The Buckley ware is a lead glazed ware made of mixed red and yellow/white clay from the northwest region of England mainly near Wales and of course Buckley. The use of two clays tends to be more obvious on utilitarian pieces than on tablewares, which are more finely and completely mixed. The two different colored clays tend to give the paste a purplish look with swirling seen in the cross section. The Buckley wares are usually undecorated with a dark brown or black lead glaze. Some ribbing from manufacture can be seen on the exterior of the vessels. A red slip can usually be seen under the glaze. Most of the large utilitarian vessels also had very thick rims.

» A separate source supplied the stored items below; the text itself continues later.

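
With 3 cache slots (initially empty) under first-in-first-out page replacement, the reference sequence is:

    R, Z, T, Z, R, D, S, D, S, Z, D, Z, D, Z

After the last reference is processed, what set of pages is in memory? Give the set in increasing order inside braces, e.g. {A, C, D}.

{D, S, Z}

R: fault, frames (R)
Z: fault, frames (R Z)
T: fault, frames (R Z T)
Z: hit
R: hit
D: fault, evict R, frames (Z T D)
S: fault, evict Z, frames (T D S)
D: hit
S: hit
Z: fault, evict T, frames (D S Z)
D: hit
Z: hit
D: hit
Z: hit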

The forms of buckley ware were a wide variety but was mostly utilitarian ware in the form of large bowls and storage jars. Other forms of table ware were also made but most of the pieces found in the Chesapeake region are those of the large utilitarian types.
At Port Tobacco we have seen ceramics from different time periods including 18th and 19th Century pottery and Native American pottery as well. Buckley ware is one of those 18th Century types that we have found during our shovel testing. Several pieces of buckley ware have made their way into our collection. As with most of our artifacts, the pieces are small and don't show us enough to define the vessel it came from but with further excavations we might find some larger pieces.
The website at Jefferson Patterson Park Museum is a great tool for identifying and learning about many of the ceramics I have discussed on the blog. It is in fact where I get some of the information I use when I compose these blogs. Here is the website address: www.jefpat.org
Tomorrow I head to the Maryland Law Library to do some research and Jim and April will be headed to New Mexico. I will post some news this week on the research I am doing as well as an updated map of Port Tobacco!